Bradykinin and changes in microvascular permeability in the hamster cheek pouch: role of nitric oxide.

1. The objective of this study in the hamster cheek pouch was to investigate the role of nitric oxide in bradykinin-induced microvascular leakage. The cheek pouch microcirculatory bed of the anaesthetized hamster was directly observed under microscope and vascular leakage was evidenced by dextranfluorescein isothiocyanate (FITC-dextran) extravasation. 2. Bradykinin superfusion (but not [des-Arg9]-bradykinin up to 3 x 10(-6) M) induced an increase in microvascular permeability (log EC50: -6.5 +/- 0.4) which was exclusively located on the post-capillary venule. Plasma extravasation was blocked by intravenous pretreatment with Hoe 140, a bradykinin B2 receptor antagonist (estimated log ID50: -9.5 +/- 0.2). 3. The effects of bradykinin (3 x 10(-7) M) superfusion were partially but significantly inhibited by indomethacin (10(-5) M, P < 0.05) and abolished by pretreatment with L-nitro-arginine (L-NOARG; 10(-5) M). 4. Acetylcholine (10(-6) M, which releases endothelial nitric oxide (NO), and sodium nitroprusside (10(-6) M, a nitrovasodilator) superfusion did not induce any changes in permeability, per se. Cromakalim (10(-5) M, a potassium channel opener) superfusion induced a moderate but significant plasma extravasation. 5. The effects of bradykinin, blocked by L-NOARG pretreatment, were restored by the co-perfusion of either sodium nitroprusside or cromakalim.

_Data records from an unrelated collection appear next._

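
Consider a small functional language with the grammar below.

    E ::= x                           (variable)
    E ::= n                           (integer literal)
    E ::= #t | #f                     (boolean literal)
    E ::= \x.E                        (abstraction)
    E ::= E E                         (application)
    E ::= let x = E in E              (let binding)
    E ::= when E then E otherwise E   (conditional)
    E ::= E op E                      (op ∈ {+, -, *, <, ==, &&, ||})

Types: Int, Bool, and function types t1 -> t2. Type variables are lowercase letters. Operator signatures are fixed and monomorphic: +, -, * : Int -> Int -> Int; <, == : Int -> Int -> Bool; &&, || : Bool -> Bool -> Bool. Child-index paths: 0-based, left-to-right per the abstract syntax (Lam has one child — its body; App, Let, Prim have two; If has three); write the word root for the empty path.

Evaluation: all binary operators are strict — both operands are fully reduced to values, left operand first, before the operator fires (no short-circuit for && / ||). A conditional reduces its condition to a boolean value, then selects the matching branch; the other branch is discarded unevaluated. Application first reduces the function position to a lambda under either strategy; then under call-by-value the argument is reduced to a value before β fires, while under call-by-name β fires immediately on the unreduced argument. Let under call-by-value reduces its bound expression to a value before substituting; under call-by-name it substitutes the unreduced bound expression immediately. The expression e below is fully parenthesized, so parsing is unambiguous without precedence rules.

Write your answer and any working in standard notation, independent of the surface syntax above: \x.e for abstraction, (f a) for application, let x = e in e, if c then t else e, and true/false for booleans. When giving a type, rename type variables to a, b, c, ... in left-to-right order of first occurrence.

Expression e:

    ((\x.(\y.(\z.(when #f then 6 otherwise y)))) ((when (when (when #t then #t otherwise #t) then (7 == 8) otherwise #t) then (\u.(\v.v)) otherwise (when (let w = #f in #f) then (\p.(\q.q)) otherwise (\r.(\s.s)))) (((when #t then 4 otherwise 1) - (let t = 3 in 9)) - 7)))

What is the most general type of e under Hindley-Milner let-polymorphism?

Answer: Int -> a -> Int

Derivation:
  unify Bool ~ Bool
y : b
  unify Int ~ b
\z._ : c -> Int
\y._ : Int -> c -> Int
\x._ : a -> Int -> c -> Int
  unify Bool ~ Bool
  unify Bool ~ Bool
  unify Bool ~ Bool
  unify Int ~ Int
  unify Int ~ Int
  unify Bool ~ Bool
  unify Bool ~ Bool
v : e
\v._ : e -> e
\u._ : d -> e -> e
let w : Bool
  unify Bool ~ Bool
q : g
\q._ : g -> g
\p._ : f -> g -> g
s : i
\s._ : i -> i
\r._ : h -> i -> i
  unify f -> g -> g ~ h -> i -> i
  unify f ~ h
  unify g -> g ~ i -> i
  unify g ~ i
  unify i ~ i
  unify d -> e -> e ~ h -> i -> i
  unify d ~ h
  unify e -> e ~ i -> i
  unify e ~ i
  unify i ~ i
  unify Bool ~ Bool
  unify Int ~ Int
  unify Int ~ Int
let t : Int
  unify Int ~ Int
  unify Int ~ Int
  unify Int ~ Int
  unify h -> i -> i ~ Int -> j
  unify h ~ Int
  unify i -> i ~ j
_ _ : i -> i
  unify a -> Int -> c -> Int ~ (i -> i) -> k
  unify a ~ i -> i
  unify Int -> c -> Int ~ k
_ _ : Int -> c -> Int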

Conversely vasoconstriction, produced by a stable analogue of thromboxane A2 (U46619, 3 x 10(-7) M), inhibited the increase in permeability produced by bradykinin. 6. The measurement of arteriolar diameter showed that bradykinin induced a vasodilatation which was blocked by L-NOARG. L-NOARG in itself was a powerful vasoconstrictor. Sodium nitroprusside and cromakalim, in the presence of L-NOARG, were able to restore the inhibited vasodilator response to bradykinin. 7. These results suggest: (1) bradykinin-induced microvascular leakage is mediated by bradykinin B2 receptor activation; (2) the increase in permeability is due to two different independent phenomena, i.e. post-capillary venular endothelial gap formation and arteriolar vasodilatation which increases the post-capillary venular transmural pressure: (3) NO is only involved in the arteriolar dilatation component of the bradykinin-induced increase in microvascular permeability.